「……あ、あの、リンちゃん?」
膝の上に抱いた髪にべたべたとキスの嵐を浴びせる。少し頬を赤くして悶えるミク姉が可愛くて仕方ない。現在日時8月30日23時50分。ぬくもりをこの手の中に抱いている充実感に、あたしは笑みをつくった。
あと、もう10分。そうしたら大事な大事なミク姉の記念すべき誕生日。あたしは、時計の長針が12をさすその時に誰よりも先にミク姉の近くで「おめでとう」を言いたくて、そして今現在柔らかい身体を独り占めすることに成功していた。ちなみにミク姉好きという点で共通している弟やバカアイス兄、変態百合妹という敵をかいくぐることに成功した理由は、いわゆる先手必勝、ネットであれこれした睡眠薬がなんたらという裏事情があったりするんだけど、そんなことは些細なことだ。努力の結果、大好きなミク姉を抱きしめることができているのです。あたしにとってこれ以上の幸せはなかった。

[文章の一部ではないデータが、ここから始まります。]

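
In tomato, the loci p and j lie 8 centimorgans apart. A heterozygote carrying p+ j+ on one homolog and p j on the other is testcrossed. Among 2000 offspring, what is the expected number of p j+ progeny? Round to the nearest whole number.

80

A map distance of 8 centimorgans corresponds to a recombination frequency of 0.080.
The F1 is p+ j+ / p j, so p j+ is a recombinant gamete class with expected frequency r/2 = 0.080/2 = 0.0400.
Expected number = 0.0400 × 2000 = 80.00 ≈ 80.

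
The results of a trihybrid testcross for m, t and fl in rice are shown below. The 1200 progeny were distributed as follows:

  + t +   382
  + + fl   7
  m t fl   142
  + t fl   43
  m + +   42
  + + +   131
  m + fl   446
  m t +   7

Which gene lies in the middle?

The two most frequent reciprocal classes, + t + and m + fl, are the parental types, so the F1 was + t + / m + fl.
The two rarest classes, m t + and + + fl, are the double crossovers. Comparing them with the parentals, only the m allele has switched, so m is the middle locus and the order is fl – m – t.

m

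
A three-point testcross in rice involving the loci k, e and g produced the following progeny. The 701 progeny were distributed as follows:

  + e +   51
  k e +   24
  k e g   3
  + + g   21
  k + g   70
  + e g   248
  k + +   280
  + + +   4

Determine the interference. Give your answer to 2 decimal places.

0.26

The two most frequent reciprocal classes, + e g and k + +, are the parental types, so the F1 was + e g / k + +.
The two rarest classes, k e g and + + +, are the double crossovers. Comparing them with the parentals, only the k allele has switched, so k is the middle locus and the order is e – k – g.
e–k: (45 + 7)/701 = 0.0742; k–g: (121 + 7)/701 = 0.1826.
Expected DCO frequency = 0.0742 × 0.1826 ≈ 0.01355; observed = 7/701 ≈ 0.00999.
Coefficient of coincidence = 0.00999/0.01355 ≈ 0.74; interference = 1 − 0.74 = 0.26.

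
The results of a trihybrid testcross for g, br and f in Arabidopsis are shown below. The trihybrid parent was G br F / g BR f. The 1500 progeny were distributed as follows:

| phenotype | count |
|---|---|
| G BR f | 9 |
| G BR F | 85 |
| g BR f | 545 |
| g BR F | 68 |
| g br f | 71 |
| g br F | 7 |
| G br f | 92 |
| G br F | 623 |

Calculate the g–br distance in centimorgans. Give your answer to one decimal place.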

背後からぎゅうっと抱え込んで、ミク姉の体温を堪能する。日付が変わるまであと5分。近付いてくる大事な時間に胸が高まった。
もぞりと身じろぐミク姉、だけど離しはしない。黙ってしまったのはきっと声にも出せないほど恥ずかしがっているんだろう。ああ、もう、ほんとに可愛くてたまらない。大好きミク姉。そんな気持ちを込めてさらに腕に力を込める。

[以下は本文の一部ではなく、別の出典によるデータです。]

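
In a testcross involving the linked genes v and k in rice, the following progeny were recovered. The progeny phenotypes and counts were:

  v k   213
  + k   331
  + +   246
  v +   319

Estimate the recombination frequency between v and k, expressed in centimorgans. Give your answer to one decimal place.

41.4 centimorgans

The two most frequent classes, + k (331) and v + (319), are the parental types, so the F1 was + k / v +.
The recombinant classes are + + and v k: 246 + 213 = 459.
Recombination frequency = 459/1109 = 0.4139 ≈ 41.4%, i.e. 41.4 centimorgans.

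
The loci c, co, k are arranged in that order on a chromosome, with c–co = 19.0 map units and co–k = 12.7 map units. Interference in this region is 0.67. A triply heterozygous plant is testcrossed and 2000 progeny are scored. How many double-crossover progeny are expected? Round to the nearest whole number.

Map distances give recombination frequencies of 0.190 and 0.127 for the two intervals.
With interference 0.67 (so coincidence = 0.33), expected double-crossover frequency = 0.190 × 0.127 × 0.33 = 0.00796.
Expected number = 0.00796 × 2000 = 15.93 ≈ 16.

16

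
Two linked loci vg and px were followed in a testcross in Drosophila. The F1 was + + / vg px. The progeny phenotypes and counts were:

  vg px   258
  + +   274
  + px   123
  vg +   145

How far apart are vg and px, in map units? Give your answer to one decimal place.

The recombinant classes are + px and vg +: 123 + 145 = 268.
Recombination frequency = 268/800 = 0.3350 ≈ 33.5%, i.e. 33.5 map units.

33.5 map units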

あと4分、3分。もうすぐまた一つ年を取るおねーちゃん。年に開きができてしまうのは悔しいけど、4ヶ月ぐらいしたらあたしも15歳になる。その時はプレゼントなんかいらないからミク姉と過ごせたらいいなあ。だけど、優しいミク姉はきっとあたしと同じく年を取る弟のことも気にするんだろうけど。

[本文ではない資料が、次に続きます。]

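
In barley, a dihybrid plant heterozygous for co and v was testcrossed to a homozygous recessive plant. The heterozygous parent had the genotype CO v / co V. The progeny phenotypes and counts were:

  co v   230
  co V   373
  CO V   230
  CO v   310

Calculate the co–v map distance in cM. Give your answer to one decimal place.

40.2 cM

The recombinant classes are CO V and co v: 230 + 230 = 460.
Recombination frequency = 460/1143 = 0.4024 ≈ 40.2%, i.e. 40.2 cM.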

そんなことを考えてたらあと1分。ああ、あとちょっと。愛しい人が生まれた時間が近付く。動き続ける秒針に鼓動がどんどん早まる。深呼吸をして、あたしはミク姉の肩に顎を乗せ、耳元に口を近付けた。この溢れ続ける想いがちょっとでも伝わりますよう。普段は信じてもいない神様に願った。
長針と秒針が12をさす。とびきりの笑顔を浮かべて、大切な大切なミク姉にささやいた。